USDJPY turns around

USDJPY closed higher last week after a two-week sell off pushed it to as low as 113.45,the lowest price since Jun’07’06.

Following its bottoming in May at 108.97, this pair embarked on a rally off this low with a correction in form of consolidation in late May before hitting a new two-month high at 116.69 in June’06.USDJPY did not only blast through its Jan’06 low on its way to the upside but took out other layers of resistance (50/100/200
EMA/.50 Ret/.618 Ret) and then hit a very strong resistance zone denoted by the blue and the magenta horizontal lines. In addition, this zone coincided with Feb/March’06 lows and the gap down zone making it a very hard nut to crack for this pair.

What then happened at this key resistance zone?

A consolidation and a failed attempt to the upside followed leading to a sell off to 114.39/08 level.

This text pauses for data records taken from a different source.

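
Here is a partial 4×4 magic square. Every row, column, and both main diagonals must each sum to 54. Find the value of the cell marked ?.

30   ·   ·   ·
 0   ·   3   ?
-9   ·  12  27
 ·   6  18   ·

36

Row 3 must total 54; the given cells sum to 30, so (3,2) = 24.
Column 1 needs 54; the known cells sum to 21, so (4,1) = 33.
Column 3: 3 + 12 + 18 + ? = 54, so (1,3) = 21.
Anti-diagonal: 3 + 24 + 33 + ? = 54, so (1,4) = -6.
Using row 1: 30 + 21 + (-6) + ? → (1,2) = 54 − 45 = 9.
Row 4 needs 54; the known cells sum to 57, so (4,4) = -3.
The remaining cell in column 2 is (2,2) = 54 − 39 = 15.
The remaining cell in column 4 is (2,4) = 54 − 18 = 36.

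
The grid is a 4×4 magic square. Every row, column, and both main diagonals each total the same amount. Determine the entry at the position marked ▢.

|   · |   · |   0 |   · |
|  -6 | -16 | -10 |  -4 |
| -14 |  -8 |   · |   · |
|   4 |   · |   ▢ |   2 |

Row 2 is complete and sums to -36; that is the magic constant.
Column 1 must total -36; the given cells sum to -16, so (1,1) = -20.
Main diagonal: -20 + (-16) + 2 + ? = -36, so (3,3) = -2.
The remaining cell in anti-diagonal is (1,4) = -36 − (-14) = -22.
The remaining cell in row 1 is (1,2) = -36 − (-42) = 6.
Using row 3: -14 + (-8) + (-2) + ? → (3,4) = -36 − (-24) = -12.
Column 2: 6 + (-16) + (-8) + ? = -36, so (4,2) = -18.
Column 3 needs -36; the known cells sum to -12, so (4,3) = -24.

-24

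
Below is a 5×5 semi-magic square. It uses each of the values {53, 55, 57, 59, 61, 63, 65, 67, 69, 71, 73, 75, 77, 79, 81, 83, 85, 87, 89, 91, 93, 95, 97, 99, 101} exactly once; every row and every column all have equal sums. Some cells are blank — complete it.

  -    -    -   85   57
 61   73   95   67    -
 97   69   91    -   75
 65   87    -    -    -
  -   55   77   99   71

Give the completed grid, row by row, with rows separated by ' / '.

79 101 63 85 57 / 61 73 95 67 89 / 97 69 91 53 75 / 65 87 59 81 93 / 83 55 77 99 71

The 25 entries sum to 1925, so each line sums to 1925/5 = 385.
Using row 2: 61 + 73 + 95 + 67 + ? → (2,5) = 385 − 296 = 89.
Using row 3: 97 + 69 + 91 + 75 + ? → (3,4) = 385 − 332 = 53.
Row 5 must total 385; the given cells sum to 302, so (5,1) = 83.
Using column 1: 61 + 97 + 65 + 83 + ? → (1,1) = 385 − 306 = 79.
Column 2: 73 + 69 + 87 + 55 + ? = 385, so (1,2) = 101.
Column 4: 85 + 67 + 53 + 99 + ? = 385, so (4,4) = 81.
Column 5: 57 + 89 + 75 + 71 + ? = 385, so (4,5) = 93.
Row 1 must total 385; the given cells sum to 322, so (1,3) = 63.
Row 4 needs 385; the known cells sum to 326, so (4,3) = 59.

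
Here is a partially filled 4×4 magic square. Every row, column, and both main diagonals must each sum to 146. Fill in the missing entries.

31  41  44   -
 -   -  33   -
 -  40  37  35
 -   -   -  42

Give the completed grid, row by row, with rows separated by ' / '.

Row 1 needs 146; the known cells sum to 116, so (1,4) = 30.
Row 3 needs 146; the known cells sum to 112, so (3,1) = 34.
From column 3, 146 − (44 + 33 + 37) gives (4,3) = 32.
From column 4, 146 − (30 + 35 + 42) gives (2,4) = 39.
Main diagonal must total 146; the given cells sum to 110, so (2,2) = 36.
Anti-diagonal needs 146; the known cells sum to 103, so (4,1) = 43.
Row 2: 36 + 33 + 39 + ? = 146, so (2,1) = 38.
Row 4: 43 + 32 + 42 + ? = 146, so (4,2) = 29.

31 41 44 30 / 38 36 33 39 / 34 40 37 35 / 43 29 32 42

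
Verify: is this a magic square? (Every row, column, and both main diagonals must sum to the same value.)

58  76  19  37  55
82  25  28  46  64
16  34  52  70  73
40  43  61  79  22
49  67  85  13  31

Yes

Row 1: 58 + 76 + 19 + 37 + 55 = 245.
Row 2: 82 + 25 + 28 + 46 + 64 = 245.
Row 3: 16 + 34 + 52 + 70 + 73 = 245.
Row 4: 40 + 43 + 61 + 79 + 22 = 245.
Row 5: 49 + 67 + 85 + 13 + 31 = 245.
Column 1: 58 + 82 + 16 + 40 + 49 = 245.
Column 2: 76 + 25 + 34 + 43 + 67 = 245.
Column 3: 19 + 28 + 52 + 61 + 85 = 245.
Column 4: 37 + 46 + 70 + 79 + 13 = 245.
Column 5: 55 + 64 + 73 + 22 + 31 = 245.
Main diagonal: 58 + 25 + 52 + 79 + 31 = 245.
Anti-diagonal: 55 + 46 + 52 + 43 + 49 = 245.
All lines sum to 245.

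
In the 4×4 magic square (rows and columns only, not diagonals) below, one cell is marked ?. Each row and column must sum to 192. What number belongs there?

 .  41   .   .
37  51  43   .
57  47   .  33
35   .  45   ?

59

Row 2 needs 192; the known cells sum to 131, so (2,4) = 61.
Using row 3: 57 + 47 + 33 + ? → (3,3) = 192 − 137 = 55.
The remaining cell in column 1 is (1,1) = 192 − 129 = 63.
Column 2 must total 192; the given cells sum to 139, so (4,2) = 53.
Column 3 needs 192; the known cells sum to 143, so (1,3) = 49.
Row 1 must total 192; the given cells sum to 153, so (1,4) = 39.
Using row 4: 35 + 53 + 45 + ? → (4,4) = 192 − 133 = 59.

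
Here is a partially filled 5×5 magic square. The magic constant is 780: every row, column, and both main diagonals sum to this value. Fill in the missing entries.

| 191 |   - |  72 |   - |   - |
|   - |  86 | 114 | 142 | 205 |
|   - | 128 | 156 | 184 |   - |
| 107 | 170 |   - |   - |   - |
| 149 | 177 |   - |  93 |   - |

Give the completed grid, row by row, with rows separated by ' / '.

Row 2 must total 780; the given cells sum to 547, so (2,1) = 233.
The remaining cell in column 1 is (3,1) = 780 − 680 = 100.
The remaining cell in column 2 is (1,2) = 780 − 561 = 219.
The remaining cell in anti-diagonal is (1,5) = 780 − 617 = 163.
From row 1, 780 − (191 + 219 + 72 + 163) gives (1,4) = 135.
Row 3: 100 + 128 + 156 + 184 + ? = 780, so (3,5) = 212.
The remaining cell in column 4 is (4,4) = 780 − 554 = 226.
The remaining cell in main diagonal is (5,5) = 780 − 659 = 121.
Using row 5: 149 + 177 + 93 + 121 + ? → (5,3) = 780 − 540 = 240.
The remaining cell in column 3 is (4,3) = 780 − 582 = 198.
Column 5: 163 + 205 + 212 + 121 + ? = 780, so (4,5) = 79.

191 219 72 135 163 / 233 86 114 142 205 / 100 128 156 184 212 / 107 170 198 226 79 / 149 177 240 93 121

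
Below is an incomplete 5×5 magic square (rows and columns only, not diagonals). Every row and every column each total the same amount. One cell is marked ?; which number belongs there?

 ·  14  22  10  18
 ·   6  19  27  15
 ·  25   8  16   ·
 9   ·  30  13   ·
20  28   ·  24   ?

Column 4 is complete and sums to 90; that is the magic constant.
Row 1: 14 + 22 + 10 + 18 + ? = 90, so (1,1) = 26.
Row 2 needs 90; the known cells sum to 67, so (2,1) = 23.
Column 1: 26 + 23 + 9 + 20 + ? = 90, so (3,1) = 12.
Column 2 must total 90; the given cells sum to 73, so (4,2) = 17.
Column 3 needs 90; the known cells sum to 79, so (5,3) = 11.
From row 3, 90 − (12 + 25 + 8 + 16) gives (3,5) = 29.
Row 4 must total 90; the given cells sum to 69, so (4,5) = 21.
Row 5: 20 + 28 + 11 + 24 + ? = 90, so (5,5) = 7.

7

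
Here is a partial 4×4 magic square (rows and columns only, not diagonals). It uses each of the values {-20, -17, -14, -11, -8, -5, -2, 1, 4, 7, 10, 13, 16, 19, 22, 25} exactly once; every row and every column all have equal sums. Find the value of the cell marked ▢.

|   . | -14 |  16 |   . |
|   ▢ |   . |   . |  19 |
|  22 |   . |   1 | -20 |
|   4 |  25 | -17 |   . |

The 16 entries sum to 40, so each line sums to 40/4 = 10.
Row 3: 22 + 1 + (-20) + ? = 10, so (3,2) = 7.
Using row 4: 4 + 25 + (-17) + ? → (4,4) = 10 − 12 = -2.
Column 2: -14 + 7 + 25 + ? = 10, so (2,2) = -8.
Column 3 needs 10; the known cells sum to 0, so (2,3) = 10.
Column 4: 19 + (-20) + (-2) + ? = 10, so (1,4) = 13.
Using row 1: -14 + 16 + 13 + ? → (1,1) = 10 − 15 = -5.
From row 2, 10 − (-8 + 10 + 19) gives (2,1) = -11.

-11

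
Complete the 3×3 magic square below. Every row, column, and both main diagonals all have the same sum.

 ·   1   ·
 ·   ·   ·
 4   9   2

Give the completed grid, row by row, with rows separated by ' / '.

Row 3 is already complete: 4 + 9 + 2 = 15, so that is the magic constant.
Column 2: 1 + 9 + ? = 15, so (2,2) = 5.
From main diagonal, 15 − (5 + 2) gives (1,1) = 8.
Anti-diagonal: 5 + 4 + ? = 15, so (1,3) = 6.
Using column 1: 8 + 4 + ? → (2,1) = 15 − 12 = 3.
The remaining cell in column 3 is (2,3) = 15 − 8 = 7.

8 1 6 / 3 5 7 / 4 9 2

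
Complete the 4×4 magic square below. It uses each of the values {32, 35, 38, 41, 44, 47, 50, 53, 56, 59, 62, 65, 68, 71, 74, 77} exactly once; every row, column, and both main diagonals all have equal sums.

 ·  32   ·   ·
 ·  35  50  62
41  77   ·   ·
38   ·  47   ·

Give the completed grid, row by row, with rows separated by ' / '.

68 32 65 53 / 71 35 50 62 / 41 77 56 44 / 38 74 47 59

The 16 entries sum to 872, so each line sums to 872/4 = 218.
From row 2, 218 − (35 + 50 + 62) gives (2,1) = 71.
Column 1 needs 218; the known cells sum to 150, so (1,1) = 68.
The remaining cell in column 2 is (4,2) = 218 − 144 = 74.
Anti-diagonal must total 218; the given cells sum to 165, so (1,4) = 53.
From row 1, 218 − (68 + 32 + 53) gives (1,3) = 65.
The remaining cell in row 4 is (4,4) = 218 − 159 = 59.
Column 3 must total 218; the given cells sum to 162, so (3,3) = 56.
Column 4: 53 + 62 + 59 + ? = 218, so (3,4) = 44.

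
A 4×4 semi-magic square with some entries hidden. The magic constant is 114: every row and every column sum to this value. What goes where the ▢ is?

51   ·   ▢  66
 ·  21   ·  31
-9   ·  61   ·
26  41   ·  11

From row 4, 114 − (26 + 41 + 11) gives (4,3) = 36.
Column 1: 51 + (-9) + 26 + ? = 114, so (2,1) = 46.
From column 4, 114 − (66 + 31 + 11) gives (3,4) = 6.
Row 2 must total 114; the given cells sum to 98, so (2,3) = 16.
Using row 3: -9 + 61 + 6 + ? → (3,2) = 114 − 58 = 56.
From column 2, 114 − (21 + 56 + 41) gives (1,2) = -4.
Using column 3: 16 + 61 + 36 + ? → (1,3) = 114 − 113 = 1.

1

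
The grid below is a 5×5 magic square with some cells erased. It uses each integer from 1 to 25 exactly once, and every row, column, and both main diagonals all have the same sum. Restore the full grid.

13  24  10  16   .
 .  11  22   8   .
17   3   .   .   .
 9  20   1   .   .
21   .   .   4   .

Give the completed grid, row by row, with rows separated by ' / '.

13 24 10 16 2 / 5 11 22 8 19 / 17 3 14 25 6 / 9 20 1 12 23 / 21 7 18 4 15

The entries are 1 through 25, which sum to 325, so each line sums to 325/5 = 65.
From row 1, 65 − (13 + 24 + 10 + 16) gives (1,5) = 2.
The remaining cell in column 1 is (2,1) = 65 − 60 = 5.
Column 2: 24 + 11 + 3 + 20 + ? = 65, so (5,2) = 7.
The remaining cell in anti-diagonal is (3,3) = 65 − 51 = 14.
Row 2 must total 65; the given cells sum to 46, so (2,5) = 19.
Column 3: 10 + 22 + 14 + 1 + ? = 65, so (5,3) = 18.
Row 5: 21 + 7 + 18 + 4 + ? = 65, so (5,5) = 15.
Main diagonal needs 65; the known cells sum to 53, so (4,4) = 12.
Row 4: 9 + 20 + 1 + 12 + ? = 65, so (4,5) = 23.
Using column 4: 16 + 8 + 12 + 4 + ? → (3,4) = 65 − 40 = 25.
Column 5 needs 65; the known cells sum to 59, so (3,5) = 6.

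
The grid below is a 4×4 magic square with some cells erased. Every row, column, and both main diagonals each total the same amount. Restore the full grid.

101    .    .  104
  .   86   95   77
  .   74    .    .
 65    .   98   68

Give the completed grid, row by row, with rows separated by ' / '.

Anti-diagonal is already complete: 104 + 95 + 74 + 65 = 338, so that is the magic constant.
The remaining cell in row 2 is (2,1) = 338 − 258 = 80.
Row 4: 65 + 98 + 68 + ? = 338, so (4,2) = 107.
From column 1, 338 − (101 + 80 + 65) gives (3,1) = 92.
Using column 2: 86 + 74 + 107 + ? → (1,2) = 338 − 267 = 71.
Column 4 needs 338; the known cells sum to 249, so (3,4) = 89.
The remaining cell in main diagonal is (3,3) = 338 − 255 = 83.
Row 1: 101 + 71 + 104 + ? = 338, so (1,3) = 62.

101 71 62 104 / 80 86 95 77 / 92 74 83 89 / 65 107 98 68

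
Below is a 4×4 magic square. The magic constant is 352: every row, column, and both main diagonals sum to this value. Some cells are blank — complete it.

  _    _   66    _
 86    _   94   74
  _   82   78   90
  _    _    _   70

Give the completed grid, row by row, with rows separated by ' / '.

Row 2 needs 352; the known cells sum to 254, so (2,2) = 98.
Using row 3: 82 + 78 + 90 + ? → (3,1) = 352 − 250 = 102.
Column 3: 66 + 94 + 78 + ? = 352, so (4,3) = 114.
Column 4 must total 352; the given cells sum to 234, so (1,4) = 118.
Main diagonal must total 352; the given cells sum to 246, so (1,1) = 106.
Using anti-diagonal: 118 + 94 + 82 + ? → (4,1) = 352 − 294 = 58.
From row 1, 352 − (106 + 66 + 118) gives (1,2) = 62.
Using row 4: 58 + 114 + 70 + ? → (4,2) = 352 − 242 = 110.

106 62 66 118 / 86 98 94 74 / 102 82 78 90 / 58 110 114 70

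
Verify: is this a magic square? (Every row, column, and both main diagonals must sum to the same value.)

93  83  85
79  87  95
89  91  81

Row 1: 93 + 83 + 85 = 261.
Row 2: 79 + 87 + 95 = 261.
Row 3: 89 + 91 + 81 = 261.
Column 1: 93 + 79 + 89 = 261.
Column 2: 83 + 87 + 91 = 261.
Column 3: 85 + 95 + 81 = 261.
Main diagonal: 93 + 87 + 81 = 261.
Anti-diagonal: 85 + 87 + 89 = 261.
All lines sum to 261.

Yes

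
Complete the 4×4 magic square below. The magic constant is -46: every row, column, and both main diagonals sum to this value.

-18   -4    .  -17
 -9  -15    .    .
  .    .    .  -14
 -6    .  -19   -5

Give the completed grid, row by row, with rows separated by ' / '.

-18 -4 -7 -17 / -9 -15 -12 -10 / -13 -11 -8 -14 / -6 -16 -19 -5

Row 1 must total -46; the given cells sum to -39, so (1,3) = -7.
Row 4 must total -46; the given cells sum to -30, so (4,2) = -16.
Using column 1: -18 + (-9) + (-6) + ? → (3,1) = -46 − (-33) = -13.
Column 2 must total -46; the given cells sum to -35, so (3,2) = -11.
The remaining cell in column 4 is (2,4) = -46 − (-36) = -10.
From main diagonal, -46 − (-18 + (-15) + (-5)) gives (3,3) = -8.
From anti-diagonal, -46 − (-17 + (-11) + (-6)) gives (2,3) = -12.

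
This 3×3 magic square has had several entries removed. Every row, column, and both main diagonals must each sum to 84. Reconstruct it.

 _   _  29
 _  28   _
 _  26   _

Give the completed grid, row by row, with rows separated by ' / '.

The remaining cell in column 2 is (1,2) = 84 − 54 = 30.
Anti-diagonal must total 84; the given cells sum to 57, so (3,1) = 27.
Row 1 needs 84; the known cells sum to 59, so (1,1) = 25.
The remaining cell in row 3 is (3,3) = 84 − 53 = 31.
Column 1 must total 84; the given cells sum to 52, so (2,1) = 32.
The remaining cell in column 3 is (2,3) = 84 − 60 = 24.

25 30 29 / 32 28 24 / 27 26 31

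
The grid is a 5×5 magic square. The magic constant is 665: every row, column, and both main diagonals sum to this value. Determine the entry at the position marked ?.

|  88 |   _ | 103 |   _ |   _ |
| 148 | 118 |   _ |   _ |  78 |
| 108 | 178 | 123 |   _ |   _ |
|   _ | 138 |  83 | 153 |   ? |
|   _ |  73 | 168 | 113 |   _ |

Using column 2: 118 + 178 + 138 + 73 + ? → (1,2) = 665 − 507 = 158.
From column 3, 665 − (103 + 123 + 83 + 168) gives (2,3) = 188.
Using main diagonal: 88 + 118 + 123 + 153 + ? → (5,5) = 665 − 482 = 183.
Row 2: 148 + 118 + 188 + 78 + ? = 665, so (2,4) = 133.
From row 5, 665 − (73 + 168 + 113 + 183) gives (5,1) = 128.
Using column 1: 88 + 148 + 108 + 128 + ? → (4,1) = 665 − 472 = 193.
From anti-diagonal, 665 − (133 + 123 + 138 + 128) gives (1,5) = 143.
The remaining cell in row 1 is (1,4) = 665 − 492 = 173.
Row 4: 193 + 138 + 83 + 153 + ? = 665, so (4,5) = 98.

98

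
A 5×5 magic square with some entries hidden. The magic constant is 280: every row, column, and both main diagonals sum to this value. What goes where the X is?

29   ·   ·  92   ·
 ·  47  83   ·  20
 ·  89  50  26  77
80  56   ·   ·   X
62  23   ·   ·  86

The remaining cell in row 3 is (3,1) = 280 − 242 = 38.
The remaining cell in column 1 is (2,1) = 280 − 209 = 71.
Column 2: 47 + 89 + 56 + 23 + ? = 280, so (1,2) = 65.
Main diagonal must total 280; the given cells sum to 212, so (4,4) = 68.
From row 2, 280 − (71 + 47 + 83 + 20) gives (2,4) = 59.
Column 4 needs 280; the known cells sum to 245, so (5,4) = 35.
Anti-diagonal must total 280; the given cells sum to 227, so (1,5) = 53.
Row 1 must total 280; the given cells sum to 239, so (1,3) = 41.
Row 5: 62 + 23 + 35 + 86 + ? = 280, so (5,3) = 74.
Column 3 needs 280; the known cells sum to 248, so (4,3) = 32.
The remaining cell in column 5 is (4,5) = 280 − 236 = 44.

44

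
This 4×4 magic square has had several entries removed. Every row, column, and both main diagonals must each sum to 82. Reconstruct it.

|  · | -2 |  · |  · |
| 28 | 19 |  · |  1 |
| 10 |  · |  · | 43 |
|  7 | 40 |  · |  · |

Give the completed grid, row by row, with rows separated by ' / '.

37 -2 31 16 / 28 19 34 1 / 10 25 4 43 / 7 40 13 22

From row 2, 82 − (28 + 19 + 1) gives (2,3) = 34.
Column 1: 28 + 10 + 7 + ? = 82, so (1,1) = 37.
Column 2 must total 82; the given cells sum to 57, so (3,2) = 25.
The remaining cell in anti-diagonal is (1,4) = 82 − 66 = 16.
Row 1 must total 82; the given cells sum to 51, so (1,3) = 31.
From row 3, 82 − (10 + 25 + 43) gives (3,3) = 4.
From column 3, 82 − (31 + 34 + 4) gives (4,3) = 13.
Column 4: 16 + 1 + 43 + ? = 82, so (4,4) = 22.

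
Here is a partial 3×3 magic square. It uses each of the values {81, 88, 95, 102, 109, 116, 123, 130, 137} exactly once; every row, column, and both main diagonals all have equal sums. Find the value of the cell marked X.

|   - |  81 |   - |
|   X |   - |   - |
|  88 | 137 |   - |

123

The 9 entries sum to 981, so each line sums to 981/3 = 327.
Row 3 must total 327; the given cells sum to 225, so (3,3) = 102.
From column 2, 327 − (81 + 137) gives (2,2) = 109.
Main diagonal needs 327; the known cells sum to 211, so (1,1) = 116.
Anti-diagonal: 109 + 88 + ? = 327, so (1,3) = 130.
Column 1: 116 + 88 + ? = 327, so (2,1) = 123.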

A three-day rally ensued but failed creating another sell-off towards 113.40(Jan’06 low), a very important level both on the daily and weekly charts as can be seen from the charts below. With the confluence of a horizontal support trendline, .50 Ret and 113.00/40 (as strong support levels), USDJPY survived the sell off and turned upwards rallying to as high as 116.37 a few pips from the blue falling trendline drawn off Dec.’05 high(121.40).

Figure 1: Daily Chart


Figure 2: Weekly Chart


Another thing that is noticeable in this pair is the overbought condition that has fired up which it needs to unwind to build more energy before launching a fresh attack on the falling trendline and probably push higher towards 118.86/119.00 levels which are the main obstacles to its upside incursions. Any pullback/correction based on the above view should be initially contained by 115.93/95(Gap down bottom/.707 Ret) and 115.05/114.84 (.618 Ret/200
EMA) should fence off any deeper retracement.

On the whole, this new development has put this pair in a position to push for higher gains.